I’ve bought a new Win11 computer because I got tired of fighting the daily creeping obsolesence. Trying to transfer most of my worthwhile data to the new one. First tried Zinstall, which had worked nicely for a couple of previous transfers. It won’t work this time.

Okay, various websites recommend using MS OneDrive to both store and transfer. I’m already paying for Dropbox, but for some reason I was persuaded to try OneDrive.

Jesus! What a stinking pile of useless shit. After I transferred about 7 GB, I returned today to move some more. Suddenly a bunch of files start POPPING UP at the bottom of the list, in the root of OneDrive. These files were inside some ZIPs that I placed in OneDrive a few days ago.
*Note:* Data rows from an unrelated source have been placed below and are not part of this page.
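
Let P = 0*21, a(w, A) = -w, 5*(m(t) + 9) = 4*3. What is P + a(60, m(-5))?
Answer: -60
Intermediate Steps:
m(t) = -33/5 (m(t) = -9 + (4*3)/5 = -9 + (⅕)*12 = -9 + 12/5 = -33/5)
P = 0
P + a(60, m(-5)) = 0 - 1*60 = 0 - 60 = -60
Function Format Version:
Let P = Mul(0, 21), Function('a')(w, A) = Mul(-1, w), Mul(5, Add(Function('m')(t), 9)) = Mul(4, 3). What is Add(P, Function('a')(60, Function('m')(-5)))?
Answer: -60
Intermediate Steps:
Function('m')(t) = Rational(-33, 5) (Function('m')(t) = Add(-9, Mul(Rational(1, 5), Mul(4, 3))) = Add(-9, Mul(Rational(1, 5), 12)) = Add(-9, Rational(12, 5)) = Rational(-33, 5))
P = 0
Add(P, Function('a')(60, Function('m')(-5))) = Add(0, Mul(-1, 60)) = Add(0, -60) = -60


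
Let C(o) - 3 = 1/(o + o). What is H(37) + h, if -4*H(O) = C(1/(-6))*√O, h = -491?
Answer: -491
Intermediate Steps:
C(o) = 3 + 1/(2*o) (C(o) = 3 + 1/(o + o) = 3 + 1/(2*o))
H(O) = 0 (H(O) = -(3 + 1/(2*(1/(-6))))*√O/4 = -(3 + 1/(2*(-⅙)))*√O/4 = -(3 + (½)*(-6))*√O/4 = -(3 - 3)*√O/4 = -0*√O = -¼*0 = 0)
H(37) + h = 0 - 491 = -491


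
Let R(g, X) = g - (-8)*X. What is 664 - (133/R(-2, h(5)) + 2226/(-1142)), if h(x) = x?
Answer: 756517/1142 ≈ 662.45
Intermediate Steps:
R(g, X) = g + 8*X
664 - (133/R(-2, h(5)) + 2226/(-1142)) = 664 - (133/(-2 + 8*5) + 2226/(-1142)) = 664 - (133/(-2 + 40) + 2226*(-1/1142)) = 664 - (133/38 - 1113/571) = 664 - (133*(1/38) - 1113/571) = 664 - (7/2 - 1113/571) = 664 - 1*1771/1142 = 664 - 1771/1142 = 756517/1142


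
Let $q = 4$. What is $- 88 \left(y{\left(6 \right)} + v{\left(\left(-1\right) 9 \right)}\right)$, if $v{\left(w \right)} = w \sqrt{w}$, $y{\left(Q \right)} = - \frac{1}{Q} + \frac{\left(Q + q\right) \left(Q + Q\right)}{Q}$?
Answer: $- \frac{5236}{3} + 2376 i \approx -1745.3 + 2376.0 i$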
I DID NOT INSTRUCT THE GODDAMN SYSTEM TO START UNZIPPING SHIT AND PLACING IT IN THE ROOT.

I started mass-deleting the unzipped contents, but OneDrive obligingly piled in even more unzipped files faster than I could delete the previous UNWANTED AND UNORDERED unzips.

Maybe there’s a way to stop this bizarre crap, but I don’t need it. Cancelled and deleted the whole thing. Stick with Dropbox, which has its own peculiar limits but at least doesn’t ARBITRARILY DECIDE OF ITS OWN GODDAMN VOLITION to unzip files that I DID NOT INSTRUCT IT TO UNZIP.

= = = = =

Later and calmer thought… This is one of the few situations where ‘sunk cost’ really is a fallacy. Most of the time you’re better off sticking with a project or version because you’ve put some work into it. Amortizing is nature’s way, and human projects go faster and better when we swing with nature. In this case I wanted to keep using OneDrive because I had spent a day loading files into it, and would have to redo the loading if I switched to Dropbox. OneDrive forced the counter-amortize decision by failing quickly.